The US economy looks to be back on track after the Commerce Department reported an annual growth rate of 2.1% for the three months to September — an increase that was stronger than previously anticipated.
The latest rise suggests the risk of recession has eased in the short term and that the Federal Reserve will not have to intervene to stimulate conditions after cutting interest rates for the third time in 2019 just last month.
Economic growth had been expected to grow at a pace of 1.9%, but the Commerce Department rolled back on that advance reading on Wednesday when it said GDP — a monetary measure of the market value of services and goods — is set to climb 2.1%.
The US has seen a record run of growth with GDP expanding by 2% in Q2 and 3.1% in Q1, but there have been fears that the robust uptick could taper off during the final months of the year due to the impact of the 18-month long US-China trade war and steeper tariffs.
Economic conditions during the latest quarter were helped by strong rates of consumer spending, which accounts for around 66% of all economic activity.
The spectre of the trade battle and other economic headwinds in H2 2019 have cast a shadow over the US economy, but households have kept their end of the bargain by fuelling growth.
Analysts believe the economy could have cooled more than expected if consumer spending had fallen, especially as business investment has slumped 2.7% in recent months.
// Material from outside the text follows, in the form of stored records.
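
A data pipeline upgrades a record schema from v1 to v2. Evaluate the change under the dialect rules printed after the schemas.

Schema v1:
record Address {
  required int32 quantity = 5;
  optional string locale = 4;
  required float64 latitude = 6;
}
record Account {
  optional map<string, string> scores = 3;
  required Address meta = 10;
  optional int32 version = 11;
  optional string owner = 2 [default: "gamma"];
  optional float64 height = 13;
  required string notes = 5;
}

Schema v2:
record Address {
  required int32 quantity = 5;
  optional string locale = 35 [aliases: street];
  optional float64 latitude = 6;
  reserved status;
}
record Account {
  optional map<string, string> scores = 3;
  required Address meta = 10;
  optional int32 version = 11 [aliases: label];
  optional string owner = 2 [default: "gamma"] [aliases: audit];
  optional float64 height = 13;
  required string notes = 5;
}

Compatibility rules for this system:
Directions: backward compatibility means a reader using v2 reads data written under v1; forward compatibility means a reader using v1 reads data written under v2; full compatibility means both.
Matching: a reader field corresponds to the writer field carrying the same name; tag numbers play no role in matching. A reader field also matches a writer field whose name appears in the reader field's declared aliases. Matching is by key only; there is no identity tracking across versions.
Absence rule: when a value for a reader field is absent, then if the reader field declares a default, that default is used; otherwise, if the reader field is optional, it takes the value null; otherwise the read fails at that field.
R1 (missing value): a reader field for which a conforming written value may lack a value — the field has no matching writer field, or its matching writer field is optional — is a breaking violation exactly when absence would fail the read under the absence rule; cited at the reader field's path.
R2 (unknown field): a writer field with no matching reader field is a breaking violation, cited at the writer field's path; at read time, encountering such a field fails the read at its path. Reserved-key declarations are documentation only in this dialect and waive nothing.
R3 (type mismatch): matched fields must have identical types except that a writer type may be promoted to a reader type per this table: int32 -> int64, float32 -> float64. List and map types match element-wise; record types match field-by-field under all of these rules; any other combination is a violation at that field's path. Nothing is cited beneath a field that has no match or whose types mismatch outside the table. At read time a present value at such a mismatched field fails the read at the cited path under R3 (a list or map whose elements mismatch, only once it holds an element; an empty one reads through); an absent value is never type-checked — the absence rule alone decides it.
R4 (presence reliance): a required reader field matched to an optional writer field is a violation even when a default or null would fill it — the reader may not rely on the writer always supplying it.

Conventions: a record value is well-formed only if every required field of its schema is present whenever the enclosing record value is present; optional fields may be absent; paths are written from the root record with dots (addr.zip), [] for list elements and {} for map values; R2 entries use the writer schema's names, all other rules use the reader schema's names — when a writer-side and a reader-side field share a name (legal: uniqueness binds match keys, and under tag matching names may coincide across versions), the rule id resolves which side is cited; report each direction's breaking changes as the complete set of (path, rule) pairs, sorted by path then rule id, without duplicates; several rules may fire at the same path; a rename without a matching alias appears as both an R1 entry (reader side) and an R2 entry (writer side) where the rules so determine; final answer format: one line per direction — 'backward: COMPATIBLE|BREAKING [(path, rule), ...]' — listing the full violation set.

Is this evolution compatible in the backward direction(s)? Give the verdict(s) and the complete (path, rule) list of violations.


in Account below, arrows point writer -> reader
backward for Account (reader v2, writer v1):
  map<string, string> -> map<string, string>, writer optional: scores aligns to scores
  Address -> Address, writer required: meta aligns to meta
  int32 -> int32, writer optional: version aligns to version
  string -> string, writer optional: owner aligns to owner
  float64 -> float64, writer optional: height aligns to height
  string -> string, writer required: notes aligns to notes
  int32 -> int32, writer required: meta.quantity aligns to meta.quantity
  string -> string, writer optional: meta.locale aligns to meta.locale
  float64 -> float64, writer required: meta.latitude aligns to meta.latitude
  nothing fires on Account: backward is COMPATIBLE
remaining Account differences; none change what is asked:
  field latitude in record Address: required changed to optional -> affects forward compatibility only, which is not asked
  field locale in record Address: tag 4 changed to 35 -> fires no rule on Account, leaving the asked answer as it is

backward: COMPATIBLE []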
“Slowing investment is mainly due to heightened uncertainty over the future direction of US trade policy, as well as slowing external demand amid a cooling of the global economy,” Economist Intelligence Unit global forecasting director, Agathe Demarais said.
She added: “Against this backdrop, consumer demand represents the only remaining engine of US growth.”
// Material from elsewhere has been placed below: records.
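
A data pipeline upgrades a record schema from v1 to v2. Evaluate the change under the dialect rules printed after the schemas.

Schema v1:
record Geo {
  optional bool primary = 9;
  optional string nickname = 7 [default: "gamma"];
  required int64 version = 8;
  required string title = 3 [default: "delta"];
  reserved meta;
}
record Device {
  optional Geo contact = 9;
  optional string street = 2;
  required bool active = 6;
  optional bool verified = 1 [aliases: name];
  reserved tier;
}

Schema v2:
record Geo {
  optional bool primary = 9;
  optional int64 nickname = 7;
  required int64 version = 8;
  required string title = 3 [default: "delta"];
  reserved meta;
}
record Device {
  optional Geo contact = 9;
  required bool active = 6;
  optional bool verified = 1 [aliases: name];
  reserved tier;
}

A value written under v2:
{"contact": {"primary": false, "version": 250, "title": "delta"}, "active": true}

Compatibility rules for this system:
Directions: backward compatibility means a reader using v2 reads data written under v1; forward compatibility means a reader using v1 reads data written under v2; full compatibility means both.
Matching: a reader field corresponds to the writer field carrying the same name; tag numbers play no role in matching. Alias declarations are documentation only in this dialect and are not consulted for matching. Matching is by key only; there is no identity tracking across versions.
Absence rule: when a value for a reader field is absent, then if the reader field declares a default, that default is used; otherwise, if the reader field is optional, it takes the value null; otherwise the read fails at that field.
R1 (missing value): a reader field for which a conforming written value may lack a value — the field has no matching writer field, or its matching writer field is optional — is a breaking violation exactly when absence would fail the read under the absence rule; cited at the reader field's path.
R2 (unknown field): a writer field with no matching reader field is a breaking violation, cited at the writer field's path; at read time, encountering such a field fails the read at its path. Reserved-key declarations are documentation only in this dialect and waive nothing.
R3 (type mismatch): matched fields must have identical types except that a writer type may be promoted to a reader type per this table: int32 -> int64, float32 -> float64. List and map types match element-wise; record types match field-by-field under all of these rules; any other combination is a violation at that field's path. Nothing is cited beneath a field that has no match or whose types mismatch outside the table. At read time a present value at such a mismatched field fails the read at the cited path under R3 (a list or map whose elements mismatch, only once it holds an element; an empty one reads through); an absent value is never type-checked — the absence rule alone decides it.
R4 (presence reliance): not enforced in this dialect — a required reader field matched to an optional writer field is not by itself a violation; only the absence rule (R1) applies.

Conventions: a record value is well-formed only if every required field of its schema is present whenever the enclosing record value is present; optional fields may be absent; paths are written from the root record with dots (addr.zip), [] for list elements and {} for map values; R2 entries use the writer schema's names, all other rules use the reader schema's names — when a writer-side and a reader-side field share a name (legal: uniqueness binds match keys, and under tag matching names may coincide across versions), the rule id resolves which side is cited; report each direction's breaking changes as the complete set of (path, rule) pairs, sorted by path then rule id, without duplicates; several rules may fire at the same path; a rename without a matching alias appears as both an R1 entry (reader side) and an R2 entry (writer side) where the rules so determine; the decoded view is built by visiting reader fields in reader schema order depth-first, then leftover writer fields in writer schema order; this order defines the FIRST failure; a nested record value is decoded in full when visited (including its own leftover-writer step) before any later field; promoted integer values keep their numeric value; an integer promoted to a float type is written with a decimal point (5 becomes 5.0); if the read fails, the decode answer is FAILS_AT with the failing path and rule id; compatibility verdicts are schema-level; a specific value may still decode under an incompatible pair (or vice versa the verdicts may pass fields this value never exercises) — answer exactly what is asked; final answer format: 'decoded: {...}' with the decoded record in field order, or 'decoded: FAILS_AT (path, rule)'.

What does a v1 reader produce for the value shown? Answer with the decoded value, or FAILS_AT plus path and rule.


the writer's type comes first in each Device pair
decode (reader v1):
  contact.primary := false
  contact.nickname := "gamma" (no value, default fills)
  contact.version := 250
  contact.title := "delta"
  street := null (not supplied -> null)
  active := true
  verified := null (not supplied -> null)
  => decoded: {"contact": {"primary": false, "nickname": "gamma", "version": 250, "title": "delta"}, "street": null, "active": true, "verified": null}
checking off the Device differences that do not matter here:
  field nickname in record Geo: type string changed to int64 (its default is dropped) -> shifts the Device verdicts, not this decode
  removed field street from record Device -> shifts the Device verdicts, not this decode

decoded: {"contact": {"primary": false, "nickname": "gamma", "version": 250, "title": "delta"}, "street": null, "active": true, "verified": null}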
While the latest 2.1% uptick is healthy, the figure remains far short of the 3+% growth rate targeted by the White House as the Trump Administration looks to bolster conditions in the run-up to next year’s US presidential elections.
Annual GDP has failed to live up to the expectations set out by Donald Trump in his first term in office and a failure to drive higher rates of growth could prevent him from using the economy as a main talking point in 2020.
Trump’s desire to face off with China on trade is likely to be viewed as an error, as amongst other issues and challenges born from the tit-for-tat battle, business confidence has eroded.
A second report released in midweek showed the largest rise in orders for non-defence capital goods since the beginning of the year.
Core capital goods orders declined 0.5% in September but fervent demand for a range of electrical components and materials, including fabricated metals, made for a quick rebound.